L’attraction la plus populaire de Canyonlands est une promenade guidée en bateau, le long du Colorado ou de la Green River. Le voyage, qui se conclut souvent par une brève descente des impressionnants rapides de Cataract Canyon, s’effectue dans de solides radeaux pneumatiques qui peuvent transporter douze passagers. Chacun reçoit un gilet de sauvetage rouge vif. «Ça permet aux sauveteurs de retrouver les corps plus facilement», déclare un guide pince-sans-rire.

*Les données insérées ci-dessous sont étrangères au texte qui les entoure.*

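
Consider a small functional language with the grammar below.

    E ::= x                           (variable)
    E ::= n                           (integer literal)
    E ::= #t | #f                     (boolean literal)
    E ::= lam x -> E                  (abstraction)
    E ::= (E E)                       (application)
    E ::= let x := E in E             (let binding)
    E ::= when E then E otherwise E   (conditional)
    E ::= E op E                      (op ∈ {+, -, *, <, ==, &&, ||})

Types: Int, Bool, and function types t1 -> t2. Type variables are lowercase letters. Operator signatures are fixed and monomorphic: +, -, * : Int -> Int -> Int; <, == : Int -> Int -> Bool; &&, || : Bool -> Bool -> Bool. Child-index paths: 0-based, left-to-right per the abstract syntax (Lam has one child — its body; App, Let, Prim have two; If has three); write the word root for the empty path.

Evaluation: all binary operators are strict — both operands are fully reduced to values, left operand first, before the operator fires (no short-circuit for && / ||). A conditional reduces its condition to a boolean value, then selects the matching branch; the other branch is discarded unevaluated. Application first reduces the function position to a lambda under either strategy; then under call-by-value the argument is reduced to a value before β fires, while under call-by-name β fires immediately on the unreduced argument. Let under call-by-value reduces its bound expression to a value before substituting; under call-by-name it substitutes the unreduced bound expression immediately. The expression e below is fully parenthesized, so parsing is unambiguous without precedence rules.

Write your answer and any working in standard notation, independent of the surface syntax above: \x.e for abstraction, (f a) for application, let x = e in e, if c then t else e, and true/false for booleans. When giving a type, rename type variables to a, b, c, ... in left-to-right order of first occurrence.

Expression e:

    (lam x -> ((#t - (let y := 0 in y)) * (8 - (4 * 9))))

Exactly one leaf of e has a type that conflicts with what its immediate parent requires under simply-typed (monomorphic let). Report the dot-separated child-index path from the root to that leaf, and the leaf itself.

Answer: 0.0.0 : true

Working:
  unify Bool ~ Int
  FAIL: mismatch Bool ~ Int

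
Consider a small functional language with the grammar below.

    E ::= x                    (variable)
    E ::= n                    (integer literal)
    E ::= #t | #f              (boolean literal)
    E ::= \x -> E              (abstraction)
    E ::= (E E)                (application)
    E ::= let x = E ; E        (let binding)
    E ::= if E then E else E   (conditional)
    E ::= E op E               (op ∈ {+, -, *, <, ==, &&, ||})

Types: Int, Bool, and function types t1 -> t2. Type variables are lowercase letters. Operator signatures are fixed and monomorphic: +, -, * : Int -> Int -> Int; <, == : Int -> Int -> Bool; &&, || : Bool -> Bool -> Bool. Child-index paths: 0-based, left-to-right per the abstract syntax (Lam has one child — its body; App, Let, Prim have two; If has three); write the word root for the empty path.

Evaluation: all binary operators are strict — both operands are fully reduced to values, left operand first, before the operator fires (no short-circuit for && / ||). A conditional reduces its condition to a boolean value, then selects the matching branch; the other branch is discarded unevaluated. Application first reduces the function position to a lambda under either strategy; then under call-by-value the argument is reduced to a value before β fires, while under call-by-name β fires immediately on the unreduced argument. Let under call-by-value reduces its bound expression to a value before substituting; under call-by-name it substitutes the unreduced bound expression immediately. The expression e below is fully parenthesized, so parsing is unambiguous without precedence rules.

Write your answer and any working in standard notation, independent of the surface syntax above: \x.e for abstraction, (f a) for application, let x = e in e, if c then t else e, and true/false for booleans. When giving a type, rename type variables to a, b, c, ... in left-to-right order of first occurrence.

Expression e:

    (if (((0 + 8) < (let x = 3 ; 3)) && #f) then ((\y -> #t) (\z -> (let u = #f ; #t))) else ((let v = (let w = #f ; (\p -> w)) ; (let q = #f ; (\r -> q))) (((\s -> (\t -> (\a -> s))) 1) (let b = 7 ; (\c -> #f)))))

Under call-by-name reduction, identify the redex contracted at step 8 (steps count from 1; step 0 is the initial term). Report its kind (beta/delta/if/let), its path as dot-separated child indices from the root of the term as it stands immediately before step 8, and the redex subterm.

Trace:
step 0: (if (((0 + 8) < (let x = 3 in 3)) && false) then ((\y.true) (\z.(let u = false in true))) else ((let v = (let w = false in (\p.w)) in (let q = false in (\r.q))) (((\s.(\t.(\a.s))) 1) (let b = 7 in (\c.false)))))
step 1: [delta@0.0.0] (if ((8 < (let x = 3 in 3)) && false) then ((\y.true) (\z.(let u = false in true))) else ((let v = (let w = false in (\p.w)) in (let q = false in (\r.q))) (((\s.(\t.(\a.s))) 1) (let b = 7 in (\c.false)))))
step 2: [let@0.0.1] (if ((8 < 3) && false) then ((\y.true) (\z.(let u = false in true))) else ((let v = (let w = false in (\p.w)) in (let q = false in (\r.q))) (((\s.(\t.(\a.s))) 1) (let b = 7 in (\c.false)))))
step 3: [delta@0.0] (if (false && false) then ((\y.true) (\z.(let u = false in true))) else ((let v = (let w = false in (\p.w)) in (let q = false in (\r.q))) (((\s.(\t.(\a.s))) 1) (let b = 7 in (\c.false)))))
step 4: [delta@0] (if false then ((\y.true) (\z.(let u = false in true))) else ((let v = (let w = false in (\p.w)) in (let q = false in (\r.q))) (((\s.(\t.(\a.s))) 1) (let b = 7 in (\c.false)))))
step 5: [if@root] ((let v = (let w = false in (\p.w)) in (let q = false in (\r.q))) (((\s.(\t.(\a.s))) 1) (let b = 7 in (\c.false))))
step 6: [let@0] ((let q = false in (\r.q)) (((\s.(\t.(\a.s))) 1) (let b = 7 in (\c.false))))
step 7: [let@0] ((\r.false) (((\s.(\t.(\a.s))) 1) (let b = 7 in (\c.false))))
step 8: [beta@root] false

Answer: beta at root : ((\r.false) (((\s.(\t.(\a.s))) 1) (let b = 7 in (\c.false))))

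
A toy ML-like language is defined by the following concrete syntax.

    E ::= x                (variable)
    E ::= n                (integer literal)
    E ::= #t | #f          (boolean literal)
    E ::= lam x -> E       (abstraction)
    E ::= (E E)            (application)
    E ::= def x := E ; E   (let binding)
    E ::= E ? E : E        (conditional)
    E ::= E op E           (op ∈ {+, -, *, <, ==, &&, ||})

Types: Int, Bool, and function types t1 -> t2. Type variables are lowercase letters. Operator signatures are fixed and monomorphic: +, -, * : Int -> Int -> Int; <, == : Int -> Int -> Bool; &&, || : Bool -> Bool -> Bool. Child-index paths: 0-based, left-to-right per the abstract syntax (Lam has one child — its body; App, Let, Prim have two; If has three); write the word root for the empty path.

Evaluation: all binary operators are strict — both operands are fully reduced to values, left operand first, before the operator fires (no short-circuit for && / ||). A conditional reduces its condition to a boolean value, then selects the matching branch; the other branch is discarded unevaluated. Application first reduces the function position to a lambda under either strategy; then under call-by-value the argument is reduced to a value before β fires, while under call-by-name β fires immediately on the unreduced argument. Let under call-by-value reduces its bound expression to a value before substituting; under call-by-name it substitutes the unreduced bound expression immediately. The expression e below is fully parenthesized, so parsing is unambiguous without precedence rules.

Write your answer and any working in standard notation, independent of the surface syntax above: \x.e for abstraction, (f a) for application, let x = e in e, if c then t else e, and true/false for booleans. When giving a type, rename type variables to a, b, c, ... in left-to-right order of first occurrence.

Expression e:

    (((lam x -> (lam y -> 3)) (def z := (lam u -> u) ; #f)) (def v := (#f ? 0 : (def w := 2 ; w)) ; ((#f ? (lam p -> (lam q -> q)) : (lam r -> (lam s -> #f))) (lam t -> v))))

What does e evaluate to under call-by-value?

Answer: 3

Working:
step 0: (((\x.(\y.3)) (let z = (\u.u) in false)) (let v = (if false then 0 else (let w = 2 in w)) in ((if false then (\p.(\q.q)) else (\r.(\s.false))) (\t.v))))
step 1: [let@0.1] (((\x.(\y.3)) false) (let v = (if false then 0 else (let w = 2 in w)) in ((if false then (\p.(\q.q)) else (\r.(\s.false))) (\t.v))))
step 2: [beta@0] ((\y.3) (let v = (if false then 0 else (let w = 2 in w)) in ((if false then (\p.(\q.q)) else (\r.(\s.false))) (\t.v))))
step 3: [if@1.0] ((\y.3) (let v = (let w = 2 in w) in ((if false then (\p.(\q.q)) else (\r.(\s.false))) (\t.v))))
step 4: [let@1.0] ((\y.3) (let v = 2 in ((if false then (\p.(\q.q)) else (\r.(\s.false))) (\t.v))))
step 5: [let@1] ((\y.3) ((if false then (\p.(\q.q)) else (\r.(\s.false))) (\t.2)))
step 6: [if@1.0] ((\y.3) ((\r.(\s.false)) (\t.2)))
step 7: [beta@1] ((\y.3) (\s.false))
step 8: [beta@root] 3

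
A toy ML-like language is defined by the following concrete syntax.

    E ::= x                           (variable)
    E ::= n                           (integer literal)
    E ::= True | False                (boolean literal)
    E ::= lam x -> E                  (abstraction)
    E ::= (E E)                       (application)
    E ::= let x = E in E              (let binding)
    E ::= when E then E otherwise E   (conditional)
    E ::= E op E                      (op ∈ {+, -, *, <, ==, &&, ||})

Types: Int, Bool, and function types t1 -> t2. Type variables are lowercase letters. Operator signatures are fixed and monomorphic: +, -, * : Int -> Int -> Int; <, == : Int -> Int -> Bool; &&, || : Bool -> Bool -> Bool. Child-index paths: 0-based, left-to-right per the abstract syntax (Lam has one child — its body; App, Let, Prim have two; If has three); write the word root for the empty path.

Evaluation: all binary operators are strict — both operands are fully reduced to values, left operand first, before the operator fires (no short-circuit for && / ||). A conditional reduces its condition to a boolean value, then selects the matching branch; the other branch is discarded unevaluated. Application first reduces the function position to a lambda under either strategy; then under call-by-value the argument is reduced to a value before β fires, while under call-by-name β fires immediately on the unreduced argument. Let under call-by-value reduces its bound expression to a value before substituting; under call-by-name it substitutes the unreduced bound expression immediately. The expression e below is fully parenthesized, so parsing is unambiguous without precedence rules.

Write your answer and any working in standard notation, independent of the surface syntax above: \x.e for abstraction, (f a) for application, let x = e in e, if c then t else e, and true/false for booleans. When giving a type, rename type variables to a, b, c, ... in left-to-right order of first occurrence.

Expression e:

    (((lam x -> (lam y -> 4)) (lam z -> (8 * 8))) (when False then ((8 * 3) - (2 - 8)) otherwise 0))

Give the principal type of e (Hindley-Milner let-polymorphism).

Answer: Int

Working:
\y._ : b -> Int
\x._ : a -> b -> Int
  unify Int ~ Int
  unify Int ~ Int
\z._ : c -> Int
  unify a -> b -> Int ~ (c -> Int) -> d
  unify a ~ c -> Int
  unify b -> Int ~ d
_ _ : b -> Int
  unify Bool ~ Bool
  unify Int ~ Int
  unify Int ~ Int
  unify Int ~ Int
  unify Int ~ Int
  unify Int ~ Int
  unify Int ~ Int
  unify Int ~ Int
  unify b -> Int ~ Int -> e
  unify b ~ Int
  unify Int ~ e
_ _ : Int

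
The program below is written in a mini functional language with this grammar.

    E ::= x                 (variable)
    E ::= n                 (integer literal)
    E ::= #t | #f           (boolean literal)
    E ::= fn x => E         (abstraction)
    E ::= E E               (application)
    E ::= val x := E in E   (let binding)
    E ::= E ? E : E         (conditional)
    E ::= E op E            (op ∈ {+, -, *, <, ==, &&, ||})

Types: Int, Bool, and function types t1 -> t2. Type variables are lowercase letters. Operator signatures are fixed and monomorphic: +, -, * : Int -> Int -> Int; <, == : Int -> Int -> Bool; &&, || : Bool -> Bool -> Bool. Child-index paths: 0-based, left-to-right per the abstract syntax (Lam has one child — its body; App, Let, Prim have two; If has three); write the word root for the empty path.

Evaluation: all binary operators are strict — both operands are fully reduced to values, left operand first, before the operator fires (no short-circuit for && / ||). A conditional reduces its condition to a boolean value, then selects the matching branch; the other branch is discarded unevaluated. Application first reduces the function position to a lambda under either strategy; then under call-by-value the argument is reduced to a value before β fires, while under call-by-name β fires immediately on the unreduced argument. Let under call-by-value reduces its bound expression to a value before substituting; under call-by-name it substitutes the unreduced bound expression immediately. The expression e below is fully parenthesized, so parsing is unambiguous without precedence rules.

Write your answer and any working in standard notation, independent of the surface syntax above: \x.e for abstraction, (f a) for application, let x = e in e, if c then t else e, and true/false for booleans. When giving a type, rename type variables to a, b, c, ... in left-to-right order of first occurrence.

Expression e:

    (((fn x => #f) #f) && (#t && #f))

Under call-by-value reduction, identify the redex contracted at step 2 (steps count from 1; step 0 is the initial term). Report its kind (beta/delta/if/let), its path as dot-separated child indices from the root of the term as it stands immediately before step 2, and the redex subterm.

Answer: delta at 1 : (true && false)

Working:
step 0: (((\x.false) false) && (true && false))
step 1: [beta@0] (false && (true && false))
step 2: [delta@1] (false && false)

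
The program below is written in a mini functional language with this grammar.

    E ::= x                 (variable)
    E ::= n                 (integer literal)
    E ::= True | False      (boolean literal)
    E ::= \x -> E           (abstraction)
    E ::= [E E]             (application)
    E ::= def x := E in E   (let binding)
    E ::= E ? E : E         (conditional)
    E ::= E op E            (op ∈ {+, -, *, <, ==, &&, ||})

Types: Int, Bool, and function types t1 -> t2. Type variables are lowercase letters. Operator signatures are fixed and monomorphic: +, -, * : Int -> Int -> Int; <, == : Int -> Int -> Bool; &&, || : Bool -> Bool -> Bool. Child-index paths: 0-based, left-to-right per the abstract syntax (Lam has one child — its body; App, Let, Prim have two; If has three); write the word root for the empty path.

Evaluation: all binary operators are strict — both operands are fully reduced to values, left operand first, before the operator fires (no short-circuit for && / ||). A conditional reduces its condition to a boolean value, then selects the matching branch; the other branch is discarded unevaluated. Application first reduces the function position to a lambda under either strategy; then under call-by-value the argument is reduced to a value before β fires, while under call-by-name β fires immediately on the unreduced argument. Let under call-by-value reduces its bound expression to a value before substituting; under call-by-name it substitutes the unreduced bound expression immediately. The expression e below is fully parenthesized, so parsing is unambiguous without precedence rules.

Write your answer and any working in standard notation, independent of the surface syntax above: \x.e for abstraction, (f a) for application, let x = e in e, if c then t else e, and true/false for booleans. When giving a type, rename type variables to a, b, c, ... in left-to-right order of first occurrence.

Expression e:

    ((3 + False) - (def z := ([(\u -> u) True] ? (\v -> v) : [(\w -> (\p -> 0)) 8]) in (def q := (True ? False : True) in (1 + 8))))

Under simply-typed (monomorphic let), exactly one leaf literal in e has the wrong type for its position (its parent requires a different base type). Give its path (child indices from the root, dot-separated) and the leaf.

Trace:
  unify Int ~ Int
  unify Bool ~ Int
  FAIL: mismatch Bool ~ Int

Answer: 0.1 : false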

Tandis que le pilote manœuvre l’embarcation secouée par un incessant roulis, les touristes, oubliant leur anxiété, s’extasient sur la beauté sauvage des murailles de pierre qui les entourent, fantastique galerie qui illustre si bien la petitesse de l’homme.
Au sommet des falaises, les hauts plateaux désertiques (2 130 m d’altitude), et leurs mesas semblent privés de vie : les couguars, les coyotes et les lynx qui les habitent ne sortent de leur repaire qu’à la nuit tombée. Le long des rivières, on trouve des castors, des canards et toutes sortes de petits animaux, de plantes et d’arbres qui, pour pallier l’aridité du sol, ont élaboré leurs propres systèmes d’alimentation en eau.
On peut voir par exemple près du lieu-dit « The Neck », un bosquet de sapins de Douglas curieusement serré à l’ombre humide des hautes parois rocheuses et apparemment isolés depuis des milliers d’années de leurs congénères qui boisent la bordure du plateau. Des espèces totalement inconnues de fleurs et d’insectes ont été également découvertes dans la région.
Les meilleurs moments pour visiter le parc sont le printemps et l’automne (les températures peuvent varier de -15 °C en hiver à 43 °C en été).
Canyonlands National Park est divisé en trois districts :
« The Needles » (les Aiguilles), fabuleuse forêt de grès composée de milliers de piliers teintés de rouge et de blanc et d’innombrables blocs posés en équilibre, dont certains atteignent la hauteur d’immeubles de trente étages. En direction de l’ouest, le même grès a pris un aspect totalement différent : il forme des vallées parallèles encaissées dont le lit (quelque 1 500 mètres de roche et de sable accumulés) recouvre 29 couches de sel pur totalisant plus de 900 mètres d’épaisseur.
Au fur et à mesure que l’eau dissout et emporte cette base saline peu stable, des blocs de grès pénètrent dans les espaces libérés, de sorte que le fond du canyon s’enfonce de manière continue.
» The Maze » est le secteur le plus éloigné et le plus difficilement accessible du parc. II faut, pour le visiter, utiliser un véhicule tout terrain (on peut y faire des excursions d’une journée à bord de 4×4 avec chauffeur). « The Maze » (le Labyrinthe) porte bien son nom : il est formé de canyons aux à-pics sinueux et à la topographie confuse. Les ensembles pictographiques que l’on peut y admirer constituent le plus bel exemple d’art lapidaire qu’aient laissé les anciens Indiens d’Amérique du Nord.
« Island in the Sky », dans la portion nord de Canyonlands, c’est la partie du parc la plus facile à visiter. Ce n’en est pourtant pas la moins captivante. Ses imposantes falaises rouges surplombent le cours inextricable de la Green River. Une vision qui, en 1859, inspira au capitaine de cavalerie John Macomb ce jugement sans appel : « Je ne peux imaginer région plus inintéressante ». Les touristes qui affluent aujourd’hui dans ce monde en dehors du monde sont d’un tout autre avis.
Canyonlands National Park se trouve au sud de l’Utah, au sud-est de la ville de Moab.